Il y a ainsi les dispositions qui peuvent faire l’objet d’une révision soit par la voie référendaire soit par la voie parlementaire ; il y a les dispositions, telles que celles de l’article 35 de la Constitution, qui ne peuvent faire l’objet d’une révision que par la voie référendaire.

Il suit de ce qui précède que la révision de l’article 35 de la Constitution, relatif à l’élection du président de la République, doit, obligatoirement, être soumise au peuple par la voie du référendum, selon l’esprit et la lettre de la Constitution ».

La grave erreur politique de Ouattara

Voilà donc l’avis sans appel que Francis Wodié et ses conseillers avaient donné au chef de l’Etat, via le ministre de la Justice, sur la question du processus de révision de l’article 35 de la Constitution ivoirienne. Article sur lequel, le même Conseil Constitutionnel, alors présidé par Tia Koné, s’était fondé pour le déclarer inéligible pour «s’être – paraît-il – prévalu d’une autre nationalité».

A l’époque, après l’accord de Linas-Marcoussis » qui avait expressément recommandé la révision de cet article 35 bourré d’aspects confligènes, était né le débat de savoir quelle formule adopter pour cette révision. Le RDR et les ex-forces nouvelles qui n’étaient pas au parlement avaient exigé de Gbagbo qu’il soumette cette révision telle qu’écrite par les rédacteurs (voir notre encadré 1), au parlement pour son adoption afin de régler définitivement la question. Mais Gbagbo et le FPI s’y étaient farouchement opposés, exigeant eux, que le texte soit soumis à référendum. Or, le pays étant divisé, il était bien évidemment impossible d’organiser ce référendum. Finalement, la question n’a pas été tranchée et il a fallu laisser de côté l’article 35 et prendre un décret exceptionnel sur la base du dictatorial article 48 de la Constitution pour faire de tous les signataires de l’Accord de Linas-Marcoussis, des candidats à l’élection présidentielle. Bédié, frappé par la limite d’âge et Ouattara, exclu par l’arrêt de Tia Koné ont ainsi pu se présenter à titre « exceptionnel » selon les termes du fameux décret de Gbagbo. En attendant, après les élections, la modification de cet article 35 reconnu par tous y compris Gbagbo lui-même, comme posant des problèmes.

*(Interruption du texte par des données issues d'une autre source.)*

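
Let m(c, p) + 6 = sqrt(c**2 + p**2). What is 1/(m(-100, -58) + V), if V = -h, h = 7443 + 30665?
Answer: -19057/726331816 - sqrt(3341)/726331816 ≈ -2.6317e-5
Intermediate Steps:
h = 38108
m(c, p) = -6 + sqrt(c**2 + p**2)
V = -38108 (V = -1*38108 = -38108)
1/(m(-100, -58) + V) = 1/((-6 + sqrt((-100)**2 + (-58)**2)) - 38108) = 1/((-6 + sqrt(10000 + 3364)) - 38108) = 1/((-6 + sqrt(13364)) - 38108) = 1/((-6 + 2*sqrt(3341)) - 38108) = 1/(-38114 + 2*sqrt(3341))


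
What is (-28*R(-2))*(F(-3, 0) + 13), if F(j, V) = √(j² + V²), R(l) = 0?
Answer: 0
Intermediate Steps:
F(j, V) = √(V² + j²)
(-28*R(-2))*(F(-3, 0) + 13) = (-28*0)*(√(0² + (-3)²) + 13) = 0*(√(0 + 9) + 13) = 0*(√9 + 13) = 0*(3 + 13) = 0*16 = 0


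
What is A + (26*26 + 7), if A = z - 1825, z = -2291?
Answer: -3433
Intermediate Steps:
A = -4116 (A = -2291 - 1825 = -4116)
A + (26*26 + 7) = -4116 + (26*26 + 7) = -4116 + (676 + 7) = -4116 + 683 = -3433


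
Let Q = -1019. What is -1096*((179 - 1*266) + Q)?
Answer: 1212176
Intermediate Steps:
-1096*((179 - 1*266) + Q) = -1096*((179 - 1*266) - 1019) = -1096*((179 - 266) - 1019) = -1096*(-87 - 1019) = -1096*(-1106) = 1212176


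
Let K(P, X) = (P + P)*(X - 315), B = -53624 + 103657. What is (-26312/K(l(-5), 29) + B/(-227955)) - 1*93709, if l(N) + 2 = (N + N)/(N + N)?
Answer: -21371971058/227955 ≈ -93755.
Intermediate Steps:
l(N) = -1 (l(N) = -2 + (N + N)/(N + N) = -2 + (2*N)/((2*N)) = -2 + (2*N)*(1/(2*N)) = -2 + 1 = -1)
B = 50033
K(P, X) = 2*P*(-315 + X) (K(P, X) = (2*P)*(-315 + X) = 2*P*(-315 + X))
(-26312/K(l(-5), 29) + B/(-227955)) - 1*93709 = (-26312*(-1/(2*(-315 + 29))) + 50033/(-227955)) - 1*93709 = (-26312/(2*(-1)*(-286)) + 50033*(-1/227955)) - 93709 = (-26312/572 - 50033/227955) - 93709 = (-26312*1/572 - 50033/227955) - 93709 = (-46 - 50033/227955) - 93709 = -10535963/227955 - 93709 = -21371971058/227955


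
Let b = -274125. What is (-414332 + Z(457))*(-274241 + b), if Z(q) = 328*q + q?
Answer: 144757108314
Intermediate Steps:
Z(q) = 329*q
(-414332 + Z(457))*(-274241 + b) = (-414332 + 329*457)*(-274241 - 274125) = (-414332 + 150353)*(-548366) = -263979*(-548366) = 144757108314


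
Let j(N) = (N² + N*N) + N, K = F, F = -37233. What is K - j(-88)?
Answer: -52633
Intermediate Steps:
K = -37233
j(N) = N + 2*N² (j(N) = (N² + N²) + N = 2*N² + N = N + 2*N²)
K - j(-88) = -37233 - (-88)*(1 + 2*(-88)) = -37233 - (-88)*(1 - 176) = -37233 - (-88)*(-175) = -37233 - 1*15400 = -37233 - 15400 = -52633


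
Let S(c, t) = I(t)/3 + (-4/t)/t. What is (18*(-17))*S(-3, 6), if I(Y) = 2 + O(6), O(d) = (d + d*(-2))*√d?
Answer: -170 + 612*√6 ≈ 1329.1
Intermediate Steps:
O(d) = -d^(3/2) (O(d) = (d - 2*d)*√d = (-d)*√d = -d^(3/2))
I(Y) = 2 - 6*√6 (I(Y) = 2 - 6^(3/2) = 2 - 6*√6)
S(c, t) = ⅔ - 4/t² - 2*√6 (S(c, t) = (2 - 6*√6)/3 + (-4/t)/t = (2 - 6*√6)*(⅓) - 4/t² = (⅔ - 2*√6) - 4/t² = ⅔ - 4/t² - 2*√6)
(18*(-17))*S(-3, 6) = (18*(-17))*(⅔ - 4/6² - 2*√6) = -306*(⅔ - 4*1/36 - 2*√6) = -306*(⅔ - ⅑ - 2*√6) = -306*(5/9 - 2*√6) = -170 + 612*√6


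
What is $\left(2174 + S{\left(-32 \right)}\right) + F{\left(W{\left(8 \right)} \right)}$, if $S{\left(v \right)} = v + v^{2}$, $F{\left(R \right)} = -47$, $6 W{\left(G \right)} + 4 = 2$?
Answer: $3119$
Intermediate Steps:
$W{\left(G \right)} = - \frac{1}{3}$ ($W{\left(G \right)} = - \frac{2}{3} + \frac{1}{6} \cdot 2 = - \frac{2}{3} + \frac{1}{3} = - \frac{1}{3}$)
$\left(2174 + S{\left(-32 \right)}\right) + F{\left(W{\left(8 \right)} \right)} = \left(2174 - 32 \left(1 - 32\right)\right) - 47 = \left(2174 - -992\right) - 47 = \left(2174 + 992\right) - 47 = 3166 - 47 = 3119$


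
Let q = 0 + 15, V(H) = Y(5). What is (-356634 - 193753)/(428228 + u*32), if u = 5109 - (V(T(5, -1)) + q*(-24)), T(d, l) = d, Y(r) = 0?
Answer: -550387/603236 ≈ -0.91239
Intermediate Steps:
V(H) = 0
q = 15
u = 5469 (u = 5109 - (0 + 15*(-24)) = 5109 - (0 - 360) = 5109 - 1*(-360) = 5109 + 360 = 5469)
(-356634 - 193753)/(428228 + u*32) = (-356634 - 193753)/(428228 + 5469*32) = -550387/(428228 + 175008) = -550387/603236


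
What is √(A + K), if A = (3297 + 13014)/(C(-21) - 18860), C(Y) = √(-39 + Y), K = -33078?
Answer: √(-33078 + 16311/(-18860 + 2*I*√15)) ≈ 0.e-6 - 181.88*I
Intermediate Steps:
A = 16311/(-18860 + 2*I*√15) (A = (3297 + 13014)/(√(-39 - 21) - 18860) = 16311/(√(-60) - 18860) = 16311/(2*I*√15 - 18860) = 16311/(-18860 + 2*I*√15) ≈ -0.86485 - 0.0003552*I)
√(A + K) = √((-15381273/17784983 - 16311*I*√15/177849830) - 33078) = √(-588307048947/17784983 - 16311*I*√15/177849830)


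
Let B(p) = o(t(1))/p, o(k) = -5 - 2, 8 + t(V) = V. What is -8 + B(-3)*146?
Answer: 998/3 ≈ 332.67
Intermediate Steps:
t(V) = -8 + V
o(k) = -7
B(p) = -7/p
-8 + B(-3)*146 = -8 - 7/(-3)*146 = -8 - 7*(-⅓)*146 = -8 + (7/3)*146 = -8 + 1022/3 = 998/3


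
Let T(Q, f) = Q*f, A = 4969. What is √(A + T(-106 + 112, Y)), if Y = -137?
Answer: √4147 ≈ 64.397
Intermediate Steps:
√(A + T(-106 + 112, Y)) = √(4969 + (-106 + 112)*(-137)) = √(4969 + 6*(-137)) = √(4969 - 822) = √4147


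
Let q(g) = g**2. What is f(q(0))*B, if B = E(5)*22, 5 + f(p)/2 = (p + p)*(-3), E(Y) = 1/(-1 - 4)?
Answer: 44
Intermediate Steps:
E(Y) = -1/5 (E(Y) = 1/(-5) = -1/5)
f(p) = -10 - 12*p (f(p) = -10 + 2*((p + p)*(-3)) = -10 + 2*((2*p)*(-3)) = -10 + 2*(-6*p) = -10 - 12*p)
B = -22/5 (B = -1/5*22 = -22/5 ≈ -4.4000)
f(q(0))*B = (-10 - 12*0**2)*(-22/5) = (-10 - 12*0)*(-22/5) = (-10 + 0)*(-22/5) = -10*(-22/5) = 44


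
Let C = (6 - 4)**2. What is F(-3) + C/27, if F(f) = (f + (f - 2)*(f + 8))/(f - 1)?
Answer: 193/27 ≈ 7.1481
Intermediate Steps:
F(f) = (f + (-2 + f)*(8 + f))/(-1 + f)
C = 4 (C = 2**2 = 4)
F(-3) + C/27 = (-16 + (-3)**2 + 7*(-3))/(-1 - 3) + 4/27 = (-16 + 9 - 21)/(-4) + (1/27)*4 = -1/4*(-28) + 4/27 = 7 + 4/27 = 193/27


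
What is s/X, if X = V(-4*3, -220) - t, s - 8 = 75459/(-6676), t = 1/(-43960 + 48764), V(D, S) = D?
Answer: 26483251/96216181 ≈ 0.27525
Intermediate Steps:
t = 1/4804 ≈ 0.00020816
s = -22051/6676 (s = 8 + 75459/(-6676) = 8 + 75459*(-1/6676) = 8 - 75459/6676 = -22051/6676 ≈ -3.3030)
X = -57649/4804 (X = -4*3 - 1*1/4804 = -12 - 1/4804 = -57649/4804 ≈ -12.000)
s/X = -22051/(6676*(-57649/4804)) = -22051/6676*(-4804/57649) = 26483251/96216181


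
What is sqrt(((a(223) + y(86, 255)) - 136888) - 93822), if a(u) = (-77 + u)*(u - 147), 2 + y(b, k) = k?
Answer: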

Mais une fois élu et installé dans le fauteuil présidentiel, le pays réunifié, on ne sait trop pourquoi, malgré un contexte particulièrement favorable, le RDR, ébloui par les plaisirs du pouvoir et engagé dans la course à l’occupation des postes les plus « viandés » – pour utiliser l’expression de «Notre Voie» après la formation du gouvernement de l’ex-putschiste Guéi Robert en 2000 – ne s’est plus préoccupé de cette promesse du président de faire modifier la Constitution, même par voie référendaire. Toutes les élections (députations, municipales, conseils régionaux) n’ont-elles pas été organisées? Pourquoi n’avoir pas profité pour faire ce référendum et solder définitivement cette question qui divise les Ivoiriens jusque parfois au délire? Pourquoi avoir fait comme si le problème avait été résolu alors que chacun sait qu’il demeure entier ?

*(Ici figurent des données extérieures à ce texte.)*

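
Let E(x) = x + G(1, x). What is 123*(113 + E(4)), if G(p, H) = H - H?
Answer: 14391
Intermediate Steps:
G(p, H) = 0
E(x) = x (E(x) = x + 0 = x)
123*(113 + E(4)) = 123*(113 + 4) = 123*117 = 14391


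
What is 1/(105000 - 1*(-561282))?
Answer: 1/666282 ≈ 1.5009e-6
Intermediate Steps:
1/(105000 - 1*(-561282)) = 1/(105000 + 561282) = 1/666282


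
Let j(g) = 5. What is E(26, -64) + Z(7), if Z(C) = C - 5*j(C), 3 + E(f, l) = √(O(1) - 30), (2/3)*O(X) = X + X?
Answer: -21 + 3*I*√3 ≈ -21.0 + 5.1962*I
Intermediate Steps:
O(X) = 3*X (O(X) = 3*(X + X)/2 = 3*(2*X)/2 = 3*X)
E(f, l) = -3 + 3*I*√3 (E(f, l) = -3 + √(3*1 - 30) = -3 + √(3 - 30) = -3 + √(-27) = -3 + 3*I*√3)
Z(C) = -25 + C (Z(C) = C - 5*5 = C - 25 = -25 + C)
E(26, -64) + Z(7) = (-3 + 3*I*√3) + (-25 + 7) = (-3 + 3*I*√3) - 18 = -21 + 3*I*√3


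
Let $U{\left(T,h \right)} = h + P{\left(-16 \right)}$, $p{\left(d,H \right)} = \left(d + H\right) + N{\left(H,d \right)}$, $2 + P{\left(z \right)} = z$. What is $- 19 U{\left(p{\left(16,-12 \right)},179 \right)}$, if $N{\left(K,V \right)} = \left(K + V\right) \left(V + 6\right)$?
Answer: $-3059$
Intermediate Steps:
$N{\left(K,V \right)} = \left(6 + V\right) \left(K + V\right)$ ($N{\left(K,V \right)} = \left(K + V\right) \left(6 + V\right) = \left(6 + V\right) \left(K + V\right)$)
$P{\left(z \right)} = -2 + z$
$p{\left(d,H \right)} = d^{2} + 7 H + 7 d + H d$ ($p{\left(d,H \right)} = \left(d + H\right) + \left(d^{2} + 6 H + 6 d + H d\right) = \left(H + d\right) + \left(d^{2} + 6 H + 6 d + H d\right) = d^{2} + 7 H + 7 d + H d$)
$U{\left(T,h \right)} = -18 + h$ ($U{\left(T,h \right)} = h - 18 = -18 + h$)
$- 19 U{\left(p{\left(16,-12 \right)},179 \right)} = - 19 \left(-18 + 179\right) = \left(-19\right) 161 = -3059$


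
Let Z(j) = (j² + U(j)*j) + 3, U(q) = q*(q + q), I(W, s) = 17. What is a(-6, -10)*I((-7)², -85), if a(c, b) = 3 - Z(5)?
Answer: -4675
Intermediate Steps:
U(q) = 2*q² (U(q) = q*(2*q) = 2*q²)
Z(j) = 3 + j² + 2*j³ (Z(j) = (j² + (2*j²)*j) + 3 = (j² + 2*j³) + 3 = 3 + j² + 2*j³)
a(c, b) = -275 (a(c, b) = 3 - (3 + 5² + 2*5³) = 3 - (3 + 25 + 2*125) = 3 - (3 + 25 + 250) = 3 - 1*278 = 3 - 278 = -275)
a(-6, -10)*I((-7)², -85) = -275*17 = -4675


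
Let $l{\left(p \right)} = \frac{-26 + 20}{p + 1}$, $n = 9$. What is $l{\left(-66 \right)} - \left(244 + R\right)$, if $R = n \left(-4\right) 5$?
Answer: $- \frac{4154}{65} \approx -63.908$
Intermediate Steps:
$l{\left(p \right)} = - \frac{6}{1 + p}$
$R = -180$ ($R = 9 \left(-4\right) 5 = \left(-36\right) 5 = -180$)
$l{\left(-66 \right)} - \left(244 + R\right) = - \frac{6}{1 - 66} - 64 = - \frac{6}{-65} + \left(-244 + 180\right) = \left(-6\right) \left(- \frac{1}{65}\right) - 64 = \frac{6}{65} - 64 = - \frac{4154}{65}$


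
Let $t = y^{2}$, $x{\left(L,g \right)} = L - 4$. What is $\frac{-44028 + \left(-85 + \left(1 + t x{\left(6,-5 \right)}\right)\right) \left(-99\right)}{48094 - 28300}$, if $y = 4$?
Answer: $- \frac{6480}{3299} \approx -1.9642$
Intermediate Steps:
$x{\left(L,g \right)} = -4 + L$
$t = 16$ ($t = 4^{2} = 16$)
$\frac{-44028 + \left(-85 + \left(1 + t x{\left(6,-5 \right)}\right)\right) \left(-99\right)}{48094 - 28300} = \frac{-44028 + \left(-85 + \left(1 + 16 \left(-4 + 6\right)\right)\right) \left(-99\right)}{48094 - 28300} = \frac{-44028 + \left(-85 + \left(1 + 16 \cdot 2\right)\right) \left(-99\right)}{19794} = \left(-44028 + \left(-85 + \left(1 + 32\right)\right) \left(-99\right)\right) \frac{1}{19794} = \left(-44028 + \left(-85 + 33\right) \left(-99\right)\right) \frac{1}{19794} = \left(-44028 - -5148\right) \frac{1}{19794} = \left(-44028 + 5148\right) \frac{1}{19794} = \left(-38880\right) \frac{1}{19794} = - \frac{6480}{3299}$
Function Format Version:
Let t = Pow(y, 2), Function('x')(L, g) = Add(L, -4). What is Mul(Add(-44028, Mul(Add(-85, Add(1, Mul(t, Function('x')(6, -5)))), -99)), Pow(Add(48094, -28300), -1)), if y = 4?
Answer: Rational(-6480, 3299) ≈ -1.9642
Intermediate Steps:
Function('x')(L, g) = Add(-4, L)
t = 16 (t = Pow(4, 2) = 16)
Mul(Add(-44028, Mul(Add(-85, Add(1, Mul(t, Function('x')(6, -5)))), -99)), Pow(Add(48094, -28300), -1)) = Mul(Add(-44028, Mul(Add(-85, Add(1, Mul(16, Add(-4, 6)))), -99)), Pow(Add(48094, -28300), -1)) = Mul(Add(-44028, Mul(Add(-85, Add(1, Mul(16, 2))), -99)), Pow(19794, -1)) = Mul(Add(-44028, Mul(Add(-85, Add(1, 32)), -99)), Rational(1, 19794)) = Mul(Add(-44028, Mul(Add(-85, 33), -99)), Rational(1, 19794)) = Mul(Add(-44028, Mul(-52, -99)), Rational(1, 19794)) = Mul(Add(-44028, 5148), Rational(1, 19794)) = Mul(-38880, Rational(1, 19794)) = Rational(-6480, 3299)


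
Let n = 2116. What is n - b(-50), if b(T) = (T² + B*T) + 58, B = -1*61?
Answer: -3492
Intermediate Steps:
B = -61
b(T) = 58 + T² - 61*T (b(T) = (T² - 61*T) + 58 = 58 + T² - 61*T)
n - b(-50) = 2116 - (58 + (-50)² - 61*(-50)) = 2116 - (58 + 2500 + 3050) = 2116 - 1*5608 = 2116 - 5608 = -3492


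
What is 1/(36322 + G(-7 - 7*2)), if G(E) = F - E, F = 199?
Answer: 1/36542 ≈ 2.7366e-5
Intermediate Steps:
G(E) = 199 - E
1/(36322 + G(-7 - 7*2)) = 1/(36322 + (199 - (-7 - 7*2))) = 1/(36322 + (199 - (-7 - 14))) = 1/(36322 + (199 - 1*(-21))) = 1/(36322 + (199 + 21)) = 1/(36322 + 220) = 1/36542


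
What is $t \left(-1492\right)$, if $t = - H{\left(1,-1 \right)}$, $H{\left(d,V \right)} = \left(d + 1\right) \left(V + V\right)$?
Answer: $-5968$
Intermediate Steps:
$H{\left(d,V \right)} = 2 V \left(1 + d\right)$ ($H{\left(d,V \right)} = \left(1 + d\right) 2 V = 2 V \left(1 + d\right)$)
$t = 4$ ($t = - 2 \left(-1\right) \left(1 + 1\right) = - 2 \left(-1\right) 2 = \left(-1\right) \left(-4\right) = 4$)
$t \left(-1492\right) = 4 \left(-1492\right) = -5968$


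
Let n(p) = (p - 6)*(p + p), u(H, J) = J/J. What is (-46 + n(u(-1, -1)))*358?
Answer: -20048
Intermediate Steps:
u(H, J) = 1
n(p) = 2*p*(-6 + p) (n(p) = (-6 + p)*(2*p) = 2*p*(-6 + p))
(-46 + n(u(-1, -1)))*358 = (-46 + 2*1*(-6 + 1))*358 = (-46 + 2*1*(-5))*358 = (-46 - 10)*358 = -56*358 = -20048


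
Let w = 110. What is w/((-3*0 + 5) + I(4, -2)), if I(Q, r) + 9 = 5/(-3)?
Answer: -330/17 ≈ -19.412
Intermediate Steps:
I(Q, r) = -32/3 (I(Q, r) = -9 + 5/(-3) = -9 + 5*(-⅓) = -9 - 5/3 = -32/3)
w/((-3*0 + 5) + I(4, -2)) = 110/((-3*0 + 5) - 32/3) = 110/((0 + 5) - 32/3) = 110/(5 - 32/3) = 110/(-17/3) = 110*(-3/17) = -330/17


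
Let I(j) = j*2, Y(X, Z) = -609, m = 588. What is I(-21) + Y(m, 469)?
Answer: -651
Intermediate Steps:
I(j) = 2*j
I(-21) + Y(m, 469) = 2*(-21) - 609 = -42 - 609 = -651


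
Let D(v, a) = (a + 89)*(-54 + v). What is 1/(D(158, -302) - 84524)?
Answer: -1/106676 ≈ -9.3742e-6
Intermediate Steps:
D(v, a) = (-54 + v)*(89 + a) (D(v, a) = (89 + a)*(-54 + v) = (-54 + v)*(89 + a))
1/(D(158, -302) - 84524) = 1/((-4806 - 54*(-302) + 89*158 - 302*158) - 84524) = 1/((-4806 + 16308 + 14062 - 47716) - 84524) = 1/(-22152 - 84524) = 1/(-106676) = -1/106676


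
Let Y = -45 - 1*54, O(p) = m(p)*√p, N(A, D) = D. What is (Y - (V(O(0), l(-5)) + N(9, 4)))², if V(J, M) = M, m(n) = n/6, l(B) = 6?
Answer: 11881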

Francis Wodié qui avait prévenu qu’il démissionnerait si l’on lui demandait de violer le droit, pouvait-il, sans la modification de l’article 35, valider la candidature d’Alassane Ouattara à la prochaine élection présidentielle ? Pouvait-il également accepter que ledit article soit révisé par les députés sans qu’il ne soit soumis pour adoption au peuple ? Assurément non ! «J’ai échoué en tant que politicien. Mais je n’accepterai jamais d’échouer en tant qu’intellectuel ». A-t-il dit quelques jours avant sa démission comme «L’Eléphant » l’a rapporté.

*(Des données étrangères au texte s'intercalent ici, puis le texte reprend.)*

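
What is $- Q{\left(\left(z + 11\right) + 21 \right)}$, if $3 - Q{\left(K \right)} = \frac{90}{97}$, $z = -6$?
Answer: $- \frac{201}{97} \approx -2.0722$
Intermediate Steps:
$Q{\left(K \right)} = \frac{201}{97}$ ($Q{\left(K \right)} = 3 - \frac{90}{97} = \frac{201}{97}$)
$- Q{\left(\left(z + 11\right) + 21 \right)} = \left(-1\right) \frac{201}{97} = - \frac{201}{97}$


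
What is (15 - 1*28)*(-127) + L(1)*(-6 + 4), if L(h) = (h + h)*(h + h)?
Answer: 1643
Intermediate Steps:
L(h) = 4*h² (L(h) = (2*h)*(2*h) = 4*h²)
(15 - 1*28)*(-127) + L(1)*(-6 + 4) = (15 - 1*28)*(-127) + (4*1²)*(-6 + 4) = (15 - 28)*(-127) + (4*1)*(-2) = -13*(-127) + 4*(-2) = 1651 - 8 = 1643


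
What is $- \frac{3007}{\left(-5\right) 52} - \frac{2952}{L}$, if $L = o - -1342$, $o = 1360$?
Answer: $\frac{3678697}{351260} \approx 10.473$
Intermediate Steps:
$L = 2702$ ($L = 1360 - -1342 = 1360 + 1342 = 2702$)
$- \frac{3007}{\left(-5\right) 52} - \frac{2952}{L} = - \frac{3007}{\left(-5\right) 52} - \frac{2952}{2702} = - \frac{3007}{-260} - \frac{1476}{1351} = \left(-3007\right) \left(- \frac{1}{260}\right) - \frac{1476}{1351} = \frac{3007}{260} - \frac{1476}{1351} = \frac{3678697}{351260}$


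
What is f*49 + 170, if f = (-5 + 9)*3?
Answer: 758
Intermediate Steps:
f = 12 (f = 4*3 = 12)
f*49 + 170 = 12*49 + 170 = 588 + 170 = 758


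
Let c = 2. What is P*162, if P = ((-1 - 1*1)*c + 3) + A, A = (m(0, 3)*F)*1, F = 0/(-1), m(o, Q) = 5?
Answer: -162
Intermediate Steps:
F = 0 (F = 0*(-1) = 0)
A = 0 (A = (5*0)*1 = 0*1 = 0)
P = -1 (P = ((-1 - 1*1)*2 + 3) + 0 = ((-1 - 1)*2 + 3) + 0 = (-2*2 + 3) + 0 = (-4 + 3) + 0 = -1 + 0 = -1)
P*162 = -1*162 = -162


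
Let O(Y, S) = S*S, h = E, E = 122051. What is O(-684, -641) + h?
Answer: 532932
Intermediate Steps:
h = 122051
O(Y, S) = S²
O(-684, -641) + h = (-641)² + 122051 = 410881 + 122051 = 532932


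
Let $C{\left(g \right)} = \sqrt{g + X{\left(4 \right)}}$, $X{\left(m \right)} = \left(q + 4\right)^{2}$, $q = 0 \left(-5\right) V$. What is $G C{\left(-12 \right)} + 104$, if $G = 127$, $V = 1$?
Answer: $358$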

Le chef de l’Etat qui avait pris l’engagement de faire en sorte que la Constitution soit un instrument de rassemblement des Ivoiriens, assurément, a commis une grave faute politique en négligeant la question de la révision de cette Constitution pendant quatre ans, malgré un environnement favorable. Comme Laurent Gbagbo, il vient de nommer un cadre du RDR à la tête du Conseil Constitutionnel. Nous voilà, quatre ans après la guerre, revenus à la case « PROBLEMES ». Car, la question de fond demeure. Et il ne s’agit pas d’épiloguer sur l’inéligibilité ou pas du chef de l’Etat, il est déjà président et la Côte d’Ivoire n’a pas disparu. Chacun s’en est aperçu y compris les «aveugles», comme on le dit au RDR. Il s’agit surtout de se demander pendant combien de temps encore devrions-nous attendre que les dirigeants politiques réalisent que ce qui fait la grandeur d’un pays, ce sont ses institutions et les textes qui régissent le fonctionnement de ces institutions ? Combien de temps encore faut-il à cette classe politique infernale pour qu’elle comprenne qu’on ne peut pas continuer avec des arrangements politiques médiocres à l’infini, qu’on ne peut pas continuellement jouer avec la vie de plus de 22 millions d’habitants et que tout ça pourrait finir un matin par une révolte qui balayera tout sur son passage ? Ils crient «démocratie» en public et agissent en petit comité comme à l’époque de la pierre taillée.

Quand le président américain a dit que « l’Afrique n’a pas besoin d’hommes forts mais d’institutions fortes », il s’en est trouvé des gens comme Blaise Compaoré, pour lui répondre sur le sol américain, que « l’Afrique a besoin d’hommes forts ». On espère qu’avec le congé forcé qu’il vient de prendre en Côte d’Ivoire, il a le temps de méditer mieux le sens profond des propos de Barack Obama.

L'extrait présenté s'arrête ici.